Progressive Muscle Relaxation
Systematically tensing and relaxing your muscle groups one by one. Start with your toes and feet, then ankles, calves, knees, thighs, hips, stomach, chest, shoulders, arms, wrists, hands, neck, and face. Tense each area for 5 seconds and release. Notice the feeling of relaxation that follows. This helps release any pent-up energy and tension in your body that can inhibit sleep.
Limit Screen Time
The blue light emitted from phones, tablets, and TVs suppresses melatonin production and makes it harder to fall asleep. Avoid looking at bright screens 1 hour before bed. Do some light stretches or read a book instead. The break from technology will do you good and make it easier to quiet your mind at night.
These mindfulness techniques can help new mothers establish a calming pre-sleep routine. Be gentle with yourself and know that this challenging time of life will pass.
Continuing Self-Care Beyond the Newborn Stage
Once you've gotten through those early days of sleep deprivation with a newborn, it's important to continue self-care to establish healthy sleep habits. Journaling and practising mindfulness are two simple but powerful tools that can help you long into the future.

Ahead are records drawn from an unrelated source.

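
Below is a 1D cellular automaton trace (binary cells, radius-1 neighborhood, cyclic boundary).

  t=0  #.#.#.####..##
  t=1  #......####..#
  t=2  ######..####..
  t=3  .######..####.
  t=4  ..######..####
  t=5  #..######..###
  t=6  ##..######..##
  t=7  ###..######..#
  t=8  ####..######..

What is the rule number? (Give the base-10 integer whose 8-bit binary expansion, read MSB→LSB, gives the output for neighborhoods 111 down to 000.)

  ###|#  b7=1 t=0,i=7
  ##.|#  b6=1 t=0,i=0
  #.#|.  b5=0 t=0,i=1
  #..|#  b4=1 t=0,i=10
  .##|.  b3=0 t=0,i=6
  .#.|.  b2=0 t=0,i=2
  ..#|.  b1=0 t=0,i=11
  ...|#  b0=1 t=1,i=2
  bits 11010001 = 209

209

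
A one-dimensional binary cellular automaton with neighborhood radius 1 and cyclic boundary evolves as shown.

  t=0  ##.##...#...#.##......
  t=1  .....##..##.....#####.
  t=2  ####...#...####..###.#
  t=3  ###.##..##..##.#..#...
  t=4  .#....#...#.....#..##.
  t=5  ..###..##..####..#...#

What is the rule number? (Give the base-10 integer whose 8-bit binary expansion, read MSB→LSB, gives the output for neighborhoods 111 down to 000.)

  ### -> #   bit 7 = 1  t=1,i=17
  ##. -> .   bit 6 = 0  t=0,i=1
  #.# -> .   bit 5 = 0  t=0,i=2
  #.. -> #   bit 4 = 1  t=0,i=5
  .## -> .   bit 3 = 0  t=0,i=0
  .#. -> .   bit 2 = 0  t=0,i=8
  ..# -> .   bit 1 = 0  t=0,i=7
  ... -> #   bit 0 = 1  t=0,i=6
  bits 10010001 = 145

145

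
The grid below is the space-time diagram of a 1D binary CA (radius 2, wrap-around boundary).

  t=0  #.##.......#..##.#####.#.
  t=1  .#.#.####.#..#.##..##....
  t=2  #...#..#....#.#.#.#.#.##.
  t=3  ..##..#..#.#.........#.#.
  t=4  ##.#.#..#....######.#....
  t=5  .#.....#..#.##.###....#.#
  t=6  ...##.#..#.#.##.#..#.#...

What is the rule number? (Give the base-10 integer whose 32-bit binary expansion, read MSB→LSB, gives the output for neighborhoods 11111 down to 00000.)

3356457101

  #####|#  b31=1 t=0,i=19
  ####.|#  b30=1 t=0,i=20
  ###.#|.  b29=0 t=0,i=21
  ###..|.  b28=0 t=5,i=17
  ##.##|#  b27=1 t=0,i=16
  ##.#.|.  b26=0 t=0,i=22
  ##..#|.  b25=0 t=1,i=17
  ##...|.  b24=0 t=0,i=4
  #.###|.  b23=0 t=0,i=17
  #.##.|.  b22=0 t=0,i=2
  #.#.#|.  b21=0 t=0,i=0
  #.#..|.  b20=0 t=1,i=10
  #..##|#  b19=1 t=0,i=13
  #..#.|#  b18=1 t=1,i=12
  #...#|#  b17=1 t=2,i=2
  #....|#  b16=1 t=0,i=5
  .####|.  b15=0 t=0,i=18
  .###.|#  b14=1 t=5,i=16
  .##.#|#  b13=1 t=0,i=15
  .##..|#  b12=1 t=0,i=3
  .#.##|#  b11=1 t=0,i=1
  .#.#.|.  b10=0 t=0,i=24
  .#..#|.  b9=0 t=0,i=12
  .#...|.  b8=0 t=2,i=1
  ..###|#  b7=1 t=4,i=13
  ..##.|.  b6=0 t=0,i=14
  ..#.#|.  b5=0 t=1,i=1
  ..#..|.  b4=0 t=0,i=11
  ...##|#  b3=1 t=3,i=1
  ...#.|#  b2=1 t=0,i=10
  ....#|.  b1=0 t=0,i=9
  .....|#  b0=1 t=0,i=6
  bits 11001000000011110111100010001101 = 3356457101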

Practising self-care and establishing a calming pre-sleep routine will benefit both you and your baby. When you prioritise your own rest and rejuvenation, you'll have more patience, energy, and joy to share with your little one during the day.
Conclusion
So there you have it, journaling and mindfulness are simple but powerful tools you have at your fingertips to help reclaim your sleep. Give them a go - you have nothing to lose and hours of restful slumber to gain. Start small, be kind to yourself, and stick with it. Before you know it, your eyes will grow heavy at night as your busy mind starts to quieten. These techniques can help reshape your mindset and calm your thoughts, allowing your body to get the rest it needs. You've got this - now go get yourself a warm drink, grab your journal, find a comfy spot and take a few moments for you. Your sleepless nights will soon be a distant memory.